= Smith predictor =

Type of predictive controller

The Smith predictor (invented by O. J. M. Smith in 1957) is a type of predictive controller designed to control systems with a significant feedback time delay. The idea can be illustrated as follows.

Suppose the plant consists of $G(z)$ followed by a pure time delay $z^{-k}$. $z$ refers to the Z-transform of the transfer function relating the inputs and outputs of the plant $G$.

As a first step, suppose we only consider $G(z)$ (the plant without a delay) and design a controller $C(z)$ with a closed-loop transfer function $H(z)=\frac{C(z) G(z)}{1+C(z)G(z)}$ that we consider satisfactory.

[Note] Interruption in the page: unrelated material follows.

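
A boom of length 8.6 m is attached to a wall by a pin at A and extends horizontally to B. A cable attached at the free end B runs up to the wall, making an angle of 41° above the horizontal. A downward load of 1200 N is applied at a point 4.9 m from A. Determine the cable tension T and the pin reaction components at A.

ΣM about A: T·sin41°·8.6 − 1200·4.9 = 0 → T = 5880/(8.6·0.656059) = 1042.16 ≈ 1042 N.
ΣF_x = 0: A_x − T·cos41° = 0 → A_x = 1042.16 × 0.75471 = 786.5 N.
ΣF_y = 0: A_y + T·sin41° − 1200 = 0 → A_y = 1200 − 1042.16 × 0.656059 = 516.3 N.

T = 1042 N, A_x = 786.5 N, A_y = 516.3 N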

Next, our objective is to design a controller $\bar{C}(z)$ for the plant $G(z) z^{-k}$ so that the closed loop transfer function $\bar{H}(z)$ equals $H(z) z^{-k}$.

Solving $\frac{\bar{C} G z^{-k}}{1+\bar{C}G z^{-k}} = z^{-k} \frac{C G }{1 + C G}$,
we obtain
$\bar{C} = \frac{C}{1+CG(1-z^{-k})}$. The controller is implemented as shown in the following figure, where $G(z)$ has been changed to $\hat{G}(z)$ to indicate that it is a model used by the controller.

Note that there are two feedback loops. The outer control loop feeds the output back to the input, as usual. However, this loop alone would not provide satisfactory control, because of the delay; this loop is feeding back outdated information. Intuitively, for the k sample intervals during which no fresh information is available, the system is controlled by the inner loop which contains a predictor of what the (unobservable) output of the plant G currently is.

To check that this works, a re-arrangement can be made as follows:

Here we can see that if the model used in the controller, $\hat{G}(z)z^{-k}$, matches the plant $G(z) z^{-k}$ perfectly, then the outer and middle feedback loops cancel each other, and the controller generates the "correct" control action. In reality, however, it is impossible for the model to perfectly match the plant.